Frontken fell as much as 27 sen or 6.5% to RM3.88. The stock was trading at RM3.92 at 10.30am, giving the company a market capitalisation of RM6.23 billion on Bursa Malaysia. More than 2.85 million shares in Frontken changed hands so far.
Analysts, however, remained positive on the stock, flagging earnings growth even as they slashed estimates to account for the weaker showing. Net profit for the first half ended June 30, 2024 (1HFY2024) accounted for only a little over one-third of the consensus full-year estimate.
“We expect Frontken to experience multi-year growth ahead,” said Hong Leong Investment Bank, which kept the stock on a ‘buy’ call following the results announcement, citing recovery of the global semiconductor market, robust fab investment, and a strong balance sheet to support expansion, among others.
Thursday’s decline trimmed Frontken’s year-to-date gains to 21%, amid a broad rally in the technology sector fuelled by optimism about a semiconductor upcycle and boosted by demand for chips to power artificial intelligence.
Six out of nine research houses covering Frontken still have ‘buy’ calls on the stock, while the remaining three have ‘hold’ recommendations. The consensus 12-month target price is RM4.96, according to Bloomberg, a potential return of close to 27% from its last price.
Frontken showed in a bourse filing on Wednesday that its net profit for 2QFY2024 stood at RM33.33 million or 2.12 sen per share, compared with RM31.91 million or 2.03 sen per share for 2QFY2023. Quarterly revenue climbed 11.37% year-on-year to RM134.93 million from RM121.15 million.
The company’s results will improve in 2HFY2024, driven by seasonality and ramp-up of productivity, said Apex Securities. Frontken is “well positioned” to benefit from the anticipated global recovery in the electronics sector in 2025, and sustained demand for AI chips, the house noted.
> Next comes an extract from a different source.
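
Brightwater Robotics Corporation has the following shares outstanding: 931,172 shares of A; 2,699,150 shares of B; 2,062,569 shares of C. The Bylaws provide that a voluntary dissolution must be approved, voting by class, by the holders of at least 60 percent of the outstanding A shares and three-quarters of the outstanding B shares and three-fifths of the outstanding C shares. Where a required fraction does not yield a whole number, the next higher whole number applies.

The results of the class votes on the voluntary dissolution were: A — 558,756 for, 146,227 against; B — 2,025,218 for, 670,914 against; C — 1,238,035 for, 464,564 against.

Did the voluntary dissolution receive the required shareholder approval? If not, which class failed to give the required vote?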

Further, Frontken’s key Taiwanese clients are expected to begin ramping up production of advanced chips in 2QFY2025, which “bodes well for Frontken’s top line and margins following the more complexity in processes involved”, Apex added.
For Maybank Investment Bank, however, Frontken’s share price will have limited further upside, as the company grapples with persistent near-term challenges at its Malaysian and Singapore operations. The house downgraded the stock to ‘hold’ from ‘buy’.
Insurance compensation for earnings loss from a fire incident at Frontken's Kulim facility in May would be uncertain, while volume at its Singapore operations is also not expected to pick up meaningfully until early 2025 after a recovery in the memory market failed to materialise so far, the research house flagged.